Le tribunal de commerce de Grenoble a placé, jeudi 19 janvier, le distributeur d’articles sportifs Groupe Go Sport en redressement judiciaire. « Par un jugement solidement motivé, le tribunal (…) a constaté l’état de cessation des paiements de la société Groupe Go Sport et a ouvert une procédure en redressement judiciaire », a annoncé le parquet de Grenoble dans un communiqué. Il a précisé que « la société Go Sport France n’est pas déclarée en cessation des paiements, mais sa situation sera impactée par celle de sa société mère ».
Cette annonce intervient dans un climat lourd pour les milliers de salariés du groupe de magasins de sport. Mercredi, le parquet de Grenoble a annoncé avoir ouvert en novembre 2022 une enquête préliminaire pour « abus de bien social » concernant Groupe Go Sport, après que « les commissaires aux comptes ont transmis plusieurs révélations de faits délictueux ».

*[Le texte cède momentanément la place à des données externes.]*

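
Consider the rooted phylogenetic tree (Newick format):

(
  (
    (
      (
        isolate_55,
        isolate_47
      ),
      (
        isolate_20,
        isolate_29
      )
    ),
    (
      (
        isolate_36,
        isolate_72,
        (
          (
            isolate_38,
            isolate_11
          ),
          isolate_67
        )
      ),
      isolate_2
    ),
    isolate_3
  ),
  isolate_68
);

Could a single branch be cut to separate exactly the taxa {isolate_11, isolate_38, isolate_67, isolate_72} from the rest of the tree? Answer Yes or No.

No

The MRCA of the listed taxa subtends (isolate_36,isolate_72,((isolate_38,isolate_11),isolate_67)).
That clade also contains isolate_36, which is not in the proposed group, so the group is not monophyletic.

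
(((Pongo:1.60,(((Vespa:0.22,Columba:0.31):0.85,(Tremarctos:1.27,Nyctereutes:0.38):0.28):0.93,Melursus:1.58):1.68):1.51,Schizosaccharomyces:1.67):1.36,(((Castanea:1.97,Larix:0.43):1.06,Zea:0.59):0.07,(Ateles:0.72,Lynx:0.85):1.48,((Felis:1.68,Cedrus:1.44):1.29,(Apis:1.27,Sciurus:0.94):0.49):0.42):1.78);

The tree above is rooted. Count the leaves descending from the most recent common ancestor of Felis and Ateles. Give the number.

9

The MRCA of Felis and Ateles is the node subtending (((Castanea,Larix),Zea),(Ateles,Lynx),((Felis,Cedrus),(Apis,Sciurus))).
That clade contains 9 terminal taxa: Apis, Ateles, Castanea, Cedrus, Felis, Larix, Lynx, Sciurus, Zea.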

Les 2 160 salariés en France de Go Sport attendaient anxieusement la décision, quelques semaines après la liquidation de Camaïeu – qui appartenait au même groupe (Hermione People & Brands), branche distribution de la Financière immobilière bordelaise, un fonds d’investissement de l’homme d’affaires bordelais, Michel Ohayon.
Remontée de 36 millions d’euros vers la maison mère
Jean-Henri Miszel, membre du comité social et économique central (CSEC), craint que « le redressement judiciaire de Groupe Go Sport n’entraîne le redressement judiciaire de Go Sport France ».
Un représentant du syndicat majoritaire, la CGT, s’est lui inquiété du fait que « les magasins du réseau intégré vendent les produits issus de la centrale d’achat au siège du groupe ». « Si ce dernier n’est plus en mesure de payer les fournisseurs, comment les magasins seront-ils approvisionnés ? », s’interroge-t-il.
Les représentants syndicaux et le CSEC s’inquiétaient de la santé financière du groupe, s’alarmant en particulier d’une remontée de 36 millions d’euros de trésorerie de Go Sport vers sa maison mère, le groupe HPB (Hermione People & Brands).
Le parquet a décidé de lancer une enquête après que « les commissaires aux comptes ont transmis plusieurs révélations de faits délictueux ». « Cette enquête pourrait sans doute prouver que les salariés de l’entreprise Go sport, comme avant nos collègues de Camaïeu, et peut-être demain Gap, ne pourraient être que les victimes de la gestion incompétente et malveillante de sa holding HPB. Aujourd’hui, c’est une première victoire car la justice pénale avance », ont déclaré les représentants du personnel dans un communiqué.
Deux prêts garantis par l’Etat
HPB a pour sa part affirmé que Go Sport n’est « pas en état de cessation de paiements » et devrait même renouer avec les bénéfices cette année après dix-sept ans de pertes.
Dans sa décision, le tribunal a constaté que Groupe Go Sport se trouvait en cessation des paiements, citant le rapport du cabinet Eight Advisory & Associés établissant au 5 janvier un passif s’élevant à plus de 14 millions d’euros.
Go Sport, fondé en 1978 et basé à Sassenage en banlieue de Grenoble, avait été repris par HPB fin 2021 pour 1 euro symbolique auprès de la maison mère du groupe de distribution alimentaire Casino, la société Rallye, elle-même lourdement endettée. La chaîne de magasins de sport a bénéficié de deux prêts garantis par l’Etat, d’un montant de 55 millions d’euros, pour l’aider à surmonter ses difficultés au moment de la crise sanitaire.
Selon Libération, qui cite des sources proches du dossier, l’enquête préliminaire en cours s’intéresse à deux « ponctions » suspectes : 18 millions d’euros, pour les salaires de Camaïeu, 36 millions d’euros pour financer l’achat du réseau de 21 magasins de vêtements Gap, racheté pour un euro par HPB, pour les intégrer à Go Sport. HPB a annoncé le 12 janvier « l’acquisition de GAP France par Go Sport » pour un montant de 38 millions.